Talking to the Agent
Learn how to get the most out of the AI agent — how it thinks, what it can do, and how to prompt it effectively.
How the Agent Works
When you send a message, the agent goes through a tool loop:
- Thinks — Analyzes your request using extended thinking (up to 8,000 tokens of reasoning)
- Plans — Decides which tools to call to answer your question
- Executes — Calls tools and waits for results
- Iterates — Repeats until the answer is complete (max 10 steps)

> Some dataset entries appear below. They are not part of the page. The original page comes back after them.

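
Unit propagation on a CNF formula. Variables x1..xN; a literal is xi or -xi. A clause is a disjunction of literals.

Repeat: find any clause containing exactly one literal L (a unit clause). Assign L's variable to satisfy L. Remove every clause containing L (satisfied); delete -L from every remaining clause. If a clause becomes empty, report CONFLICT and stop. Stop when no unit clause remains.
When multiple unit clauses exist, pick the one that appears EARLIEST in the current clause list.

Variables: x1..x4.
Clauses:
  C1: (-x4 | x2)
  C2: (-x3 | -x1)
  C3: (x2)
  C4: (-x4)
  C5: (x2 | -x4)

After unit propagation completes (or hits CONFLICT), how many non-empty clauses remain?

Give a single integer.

Answer: 1

Derivation:
unit clause [2] forces x2=T; simplify:
  satisfied 3 clause(s); 2 remain; assigned so far: [2]
unit clause [-4] forces x4=F; simplify:
  satisfied 1 clause(s); 1 remain; assigned so far: [2, 4]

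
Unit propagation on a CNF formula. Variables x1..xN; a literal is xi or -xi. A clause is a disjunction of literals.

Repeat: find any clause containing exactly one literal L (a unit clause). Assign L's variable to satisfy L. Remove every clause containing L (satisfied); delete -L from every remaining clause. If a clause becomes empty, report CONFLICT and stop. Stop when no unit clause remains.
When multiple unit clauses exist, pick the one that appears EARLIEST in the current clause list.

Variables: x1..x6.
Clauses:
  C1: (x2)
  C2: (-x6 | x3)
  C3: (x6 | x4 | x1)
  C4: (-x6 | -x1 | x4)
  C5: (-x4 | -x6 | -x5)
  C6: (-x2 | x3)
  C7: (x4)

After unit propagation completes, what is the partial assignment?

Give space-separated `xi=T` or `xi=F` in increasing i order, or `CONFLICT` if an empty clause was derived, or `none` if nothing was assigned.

Answer: x2=T x3=T x4=T

Derivation:
unit clause [2] forces x2=T; simplify:
  drop -2 from [-2, 3] -> [3]
  satisfied 1 clause(s); 6 remain; assigned so far: [2]
unit clause [3] forces x3=T; simplify:
  satisfied 2 clause(s); 4 remain; assigned so far: [2, 3]
unit clause [4] forces x4=T; simplify:
  drop -4 from [-4, -6, -5] -> [-6, -5]
  satisfied 3 clause(s); 1 remain; assigned so far: [2, 3, 4]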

Responses stream in real-time, so you see progress as it happens.
What the Agent Can Do
Data Exploration
- List connections — See all available databases
- Browse schemas — Explore tables and columns
- Preview data — Sample rows from any table
Cell Operations
- Create cells — Add SQL, Markdown, or Chart cells
- Edit cells — Modify content, rename, reposition
- Execute cells — Run queries and wait for results
- Delete cells — Remove cells (requires your approval)
Building Pipelines
- Create edges — Connect cells to form data dependencies
- Run downstream — Execute a cell and everything that depends on it
Semantic Layers
- Search definitions — Find relevant metrics and dimensions
- Pin versions — Lock a semantic layer version to the notebook
Tool Approvals
Some operations require your explicit approval before executing:
| Operation | Why Approval? |
|---|---|
| Delete cell | Destructive — can't be undone |
| Pin semantic layer | Changes notebook behavior |
When approval is needed, you'll see a card showing exactly what the agent wants to do. Click Approve to proceed or Reject to decline.
Token Usage & Costs
The agent uses Claude Opus 4.5. Costs are visible in the chat footer:
- Input tokens — Your messages + context
- Output tokens — Agent's responses + reasoning
- Cache savings — Repeated context is cached (90% cheaper)
Typical costs per conversation are a few cents. Heavy analysis sessions might cost $0.10-0.50.
Prompting Tips
Be Specific
❌ "Show me sales"
✅ "Show monthly sales revenue for 2024, grouped by product category"
Reference Your Schema
✅ "Join the users table with orders on user_id"
Iterate
Start simple, then drill down:
- "Show me the orders table"
- "Now group by customer and sum the total"
- "Add a chart showing the top 10"
Use Semantic Layers
If you have defined metrics, reference them:
✅ "Show me monthly_recurring_revenue by region"
Troubleshooting
Agent doesn't know my schema
Make sure you've connected your database and it's visible in the Connection Explorer.
Queries are slow
The agent has a 30-second timeout per query. For complex queries, break them into smaller steps.
Agent hallucinates table names
Define a semantic layer to ground the agent in your actual schema.
Tool keeps failing
Check the error message — usually it's a SQL syntax issue or missing permissions. You can manually edit the cell and re-run.